Despite these positive outcomes, the mechanism of action underlying the beneficial effects of magnesium needs further elucidation. Data in the filed suggest that magnesium can induce bronchial smooth muscle cell relaxation by inhibiting cytosolic calcium increase in the cells [66], or by inhibiting the release of histamine from mast cells [67] or the release of acetylcholine from cholinergic nerve endings [68], or by increasing the bronchodilator effect of β2-adrenergic agonist through changes in receptor affinity [69]. Additionally, administration of magnesium sulfate has a stabilizing effect on the atria, attenuating the tachycardia that is usually observed following β2-adrenergic agonist intake [65].

Future directions

This review briefly highlighted that magnesium deficiency has wide-ranging systemic effects on the body in a multitude of different ways, stemming to the myriad roles magnesium plays in signaling pathways, or acting as a co-enzyme in scores of enzymatic interactions, and the varying roles it plays in different bodily responses. Although intake of too much magnesium and hypermagnesaemia can prove detrimental, mechanisms upregulating intestinal uptake and renal reabsorption of magnesium usually prevent this possibility.
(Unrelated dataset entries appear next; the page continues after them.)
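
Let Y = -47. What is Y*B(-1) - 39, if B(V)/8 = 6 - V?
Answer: -2671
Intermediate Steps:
B(V) = 48 - 8*V (B(V) = 8*(6 - V) = 48 - 8*V)
Y*B(-1) - 39 = -47*(48 - 8*(-1)) - 39 = -47*(48 + 8) - 39 = -47*56 - 39 = -2632 - 39 = -2671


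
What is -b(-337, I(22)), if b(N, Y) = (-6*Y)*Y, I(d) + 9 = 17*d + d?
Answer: 898614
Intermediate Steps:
I(d) = -9 + 18*d (I(d) = -9 + (17*d + d) = -9 + 18*d)
b(N, Y) = -6*Y²
-b(-337, I(22)) = -(-6)*(-9 + 18*22)² = -(-6)*(-9 + 396)² = -(-6)*387² = -(-6)*149769 = -1*(-898614) = 898614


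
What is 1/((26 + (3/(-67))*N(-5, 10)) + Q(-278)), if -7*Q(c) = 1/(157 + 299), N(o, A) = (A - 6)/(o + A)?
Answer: 1069320/27763681 ≈ 0.038515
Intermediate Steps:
N(o, A) = (-6 + A)/(A + o)
Q(c) = -1/3192 (Q(c) = -1/(7*(157 + 299)) = -1/7/456 = -1/7*1/456 = -1/3192)
1/((26 + (3/(-67))*N(-5, 10)) + Q(-278)) = 1/((26 + (3/(-67))*((-6 + 10)/(10 - 5))) - 1/3192) = 1/((26 + (3*(-1/67))*(4/5)) - 1/3192) = 1/((26 - 3*4/335) - 1/3192) = 1/((26 - 3/67*4/5) - 1/3192) = 1/((26 - 12/335) - 1/3192) = 1/(8698/335 - 1/3192) = 1/(27763681/1069320) = 1069320/27763681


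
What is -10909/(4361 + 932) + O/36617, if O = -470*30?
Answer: -474086153/193813781 ≈ -2.4461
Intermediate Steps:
O = -14100
-10909/(4361 + 932) + O/36617 = -10909/(4361 + 932) - 14100/36617 = -10909/5293 - 14100*1/36617 = -10909*1/5293 - 14100/36617 = -10909/5293 - 14100/36617 = -474086153/193813781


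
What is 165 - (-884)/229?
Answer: 38669/229 ≈ 168.86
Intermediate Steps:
165 - (-884)/229 = 165 - 52*(-17/229) = 165 + 884/229 = 38669/229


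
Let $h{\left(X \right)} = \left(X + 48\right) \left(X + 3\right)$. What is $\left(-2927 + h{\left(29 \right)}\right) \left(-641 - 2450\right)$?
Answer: $1431133$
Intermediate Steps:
$h{\left(X \right)} = \left(3 + X\right) \left(48 + X\right)$ ($h{\left(X \right)} = \left(48 + X\right) \left(3 + X\right) = \left(3 + X\right) \left(48 + X\right)$)
$\left(-2927 + h{\left(29 \right)}\right) \left(-641 - 2450\right) = \left(-2927 + \left(144 + 29^{2} + 51 \cdot 29\right)\right) \left(-641 - 2450\right) = \left(-2927 + \left(144 + 841 + 1479\right)\right) \left(-3091\right) = \left(-2927 + 2464\right) \left(-3091\right) = \left(-463\right) \left(-3091\right) = 1431133$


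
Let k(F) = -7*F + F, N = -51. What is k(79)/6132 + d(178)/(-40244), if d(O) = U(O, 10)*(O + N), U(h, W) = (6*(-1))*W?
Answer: 1152091/10282342 ≈ 0.11205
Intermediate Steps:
U(h, W) = -6*W
k(F) = -6*F
d(O) = 3060 - 60*O (d(O) = (-6*10)*(O - 51) = -60*(-51 + O) = 3060 - 60*O)
k(79)/6132 + d(178)/(-40244) = -6*79/6132 + (3060 - 60*178)/(-40244) = -474*1/6132 + (3060 - 10680)*(-1/40244) = -79/1022 - 7620*(-1/40244) = -79/1022 + 1905/10061 = 1152091/10282342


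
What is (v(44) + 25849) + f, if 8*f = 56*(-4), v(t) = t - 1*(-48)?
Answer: 25913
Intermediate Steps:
v(t) = 48 + t (v(t) = t + 48 = 48 + t)
f = -28 (f = (56*(-4))/8 = (⅛)*(-224) = -28)
(v(44) + 25849) + f = ((48 + 44) + 25849) - 28 = (92 + 25849) - 28 = 25941 - 28 = 25913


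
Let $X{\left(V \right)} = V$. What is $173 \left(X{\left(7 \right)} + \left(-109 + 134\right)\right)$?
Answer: $5536$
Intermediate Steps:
$173 \left(X{\left(7 \right)} + \left(-109 + 134\right)\right) = 173 \left(7 + \left(-109 + 134\right)\right) = 173 \left(7 + 25\right) = 173 \cdot 32 = 5536$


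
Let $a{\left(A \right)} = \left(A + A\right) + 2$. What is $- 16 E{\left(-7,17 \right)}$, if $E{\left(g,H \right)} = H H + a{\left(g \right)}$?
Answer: $-4432$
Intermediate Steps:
$a{\left(A \right)} = 2 + 2 A$ ($a{\left(A \right)} = 2 A + 2 = 2 + 2 A$)
$E{\left(g,H \right)} = 2 + H^{2} + 2 g$ ($E{\left(g,H \right)} = H H + \left(2 + 2 g\right) = H^{2} + \left(2 + 2 g\right) = 2 + H^{2} + 2 g$)
$- 16 E{\left(-7,17 \right)} = - 16 \left(2 + 17^{2} + 2 \left(-7\right)\right) = - 16 \left(2 + 289 - 14\right) = \left(-16\right) 277 = -4432$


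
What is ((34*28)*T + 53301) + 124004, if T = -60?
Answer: 120185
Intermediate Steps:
((34*28)*T + 53301) + 124004 = ((34*28)*(-60) + 53301) + 124004 = (952*(-60) + 53301) + 124004 = (-57120 + 53301) + 124004 = -3819 + 124004 = 120185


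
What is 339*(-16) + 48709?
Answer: 43285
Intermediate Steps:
339*(-16) + 48709 = -5424 + 48709 = 43285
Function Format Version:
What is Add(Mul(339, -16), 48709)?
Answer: 43285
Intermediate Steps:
Add(Mul(339, -16), 48709) = Add(-5424, 48709) = 43285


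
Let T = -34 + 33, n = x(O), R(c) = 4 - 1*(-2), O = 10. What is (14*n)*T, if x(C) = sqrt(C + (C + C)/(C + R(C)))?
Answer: -21*sqrt(5) ≈ -46.957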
Hypomagnesaemia or magnesium deficiency, on the other hand, may prove far more deleterious, especially in the long run. Many different sources have revealed the beneficial effects of administering magnesium in depleted individuals for varying pathologies, thus hinting to a role for magnesium in the treatment of specific diseases and their complications.

A large limitation to the development of therapies providing appropriate magnesium administration in disease states is the identification of magnesium deficiency and its extent. There is no clear approach to positively identify magnesium deficiency in patients or even animals, other than giving the recipients a magnesium-load test or a serum ionized magnesium test, neither of which are in current clinical usage [22]. This review has summarily listed the wide-ranging effects of magnesium deficiency in CVD, neuropathies, nephrology, osteoporosis, T2DM, chronic alcohol consumption, pre-eclampsia, and asthma. All of these pathologies affect a large percentage of the population, some with more fatal outcomes than others. In the review, the beneficial effects of magnesium supplementation in many of these pathologies have also been addressed. Ultimately, establishing a method to identify magnesium deficiency in patients could prove very useful for their identification and for the prevention (or attenuation) of often-fatal diseases. Ultimately, this field remains very promising and full of potential to develop therapeutic approaches aimed at alleviating various disease states and their complications.